To create a sustainable world, we must first look locally

Berta Briggs received the 2019 Alumni Citation Award for deepening Augustana Campus’ commitment to sustainability through the Sustainable Food Endowment. The Alumni Citation Award recognizes the contributions of a non-alumnus/a to the life of Augustana.

Sydney Tancowny - 18 September 2020

“If you have enough then you always have surplus, and you can always give it away,” said Berta Briggs. “If everyone did that there would be enough for everybody.”

Growing up on the farm, Berta learned first-hand where her food came from and had a part in creating it. Ideas of sustainability and being self-sustainable were constant companions for a family which lived off their farm in addition to the food they produced for others. 

When we think of being self-sustainable, we often think of the first part—the “self”. However, after graduating from the University of Alberta and working in Australia for three years before travelling for two, Berta came to understand that the ability to be self-sustaining is a privilege. It was her farm upbringing that highlighted the differences in people’s relationships with food during her travels, and it is also what showed her that food production is a cycle that involves everyone.

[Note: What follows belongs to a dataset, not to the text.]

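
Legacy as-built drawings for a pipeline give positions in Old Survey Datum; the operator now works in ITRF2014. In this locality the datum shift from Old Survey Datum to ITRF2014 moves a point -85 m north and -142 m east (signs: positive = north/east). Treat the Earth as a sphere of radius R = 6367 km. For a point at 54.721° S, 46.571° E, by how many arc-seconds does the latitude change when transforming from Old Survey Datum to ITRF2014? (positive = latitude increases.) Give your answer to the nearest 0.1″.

Δφ = -2.8″

On a sphere of radius R, 1 rad of latitude = R, so Δφ = ΔN / R = -85.0 / 6367000 = -1.3350e-05 rad = -2.754″.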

“We are so very privileged here in Canada. I believe that with this privilege comes the responsibility to deepen our relationship with food production, both locally and globally,” Berta Briggs explains. “My vision for the food endowment has been to build a practical resource to spur the academic potential of students at Augustana University. Fostering our own self-sufficiency goes hand-in-hand with fostering the self-sufficiency of communities across the world.”

It is this interest in the systems that bring food from fields to our homes, and the ways we can be more locally sustainable to impact others on a global scale, that played a role in Berta Briggs creating the Sustainable Food Endowment at Augustana Campus.

Since its creation in 2008, the Sustainable Food Endowment has transformed Augustana’s approach to sustainable food practices through a number of initiatives—from sourcing a portion of cafeteria food from local suppliers, to funding various faculty-led research projects and community presentations, to creating opportunities for undergraduate research and Community Service-Learning courses. This past year, the fund supported faculty research on local food forests and ecology and in analyzing the demand for organic and locally sourced food in Camrose.

Of course, a necessary aspect of creating sustainable food practices is sustaining the communities in which that food is produced—something Berta hopes the studies at Augustana will help support. “I think Camrose is a microcosm of rural Alberta and the way people look at their food production and food consumption,” said Berta. “For a sense of community and quality of life, we need these communities to thrive—and food sustainability plays an important part in this.”

For over a decade, Berta’s generosity has provided opportunities for faculty and students to study local contexts of food production to better understand our relationships with food in hopes of becoming truly self-sustaining. It is her commitment to how we can live and learn sustainably that has made her the deserving recipient of the Alumni Citation Award.

With student wellness at the forefront of the goals we have set for student experience, the lasting impact of Berta’s generosity is significant—both meaningful and beneficial,” said Dean Tryphonopoulos.

A group of volunteers joined us on September 18 to help with laying down cardboard for sheet mulching, shovelling and spreading cedar chip mulch, and planting two Nanking cherry bushes.
A group of volunteers joined us on September 18 to help with laying down cardboard for sheet mulching, shovelling and spreading cedar chip mulch, and planting two Nanking cherry bushes.

This September, a micro-orchard was created at Augustana Campus using funds from the Sustainable Food Endowment. This micro-orchard incorporates local food production into the campus landscaping to create a new type of public outdoor space for the Augustana and wider Camrose community to enjoy, while also diversifying the learning environments the campus provides. As a public micro-orchard, staff, students and community members are free to share the harvest once the orchard begins to produce fruit.

Currently, the Augustana micro-orchard includes three apple trees, two Nanking cherry bushes and a small gathering area. In the spring, a few haskap bushes and a variety of edible and landscaping perennials will be added.

If you visit the micro-orchard this spring—when the weather starts to warm and the trees and bushes start to bud—you will find a small plaque inset into the ground that honours Berta and the impact she has made on our campus and community, and reads, “The Augustana micro-orchard recognizes Berta Briggs as the 2019 Alumni Citation Award recipient, for her long-time support of food sustainability projects and research at the Augustana Campus of the University of Alberta.”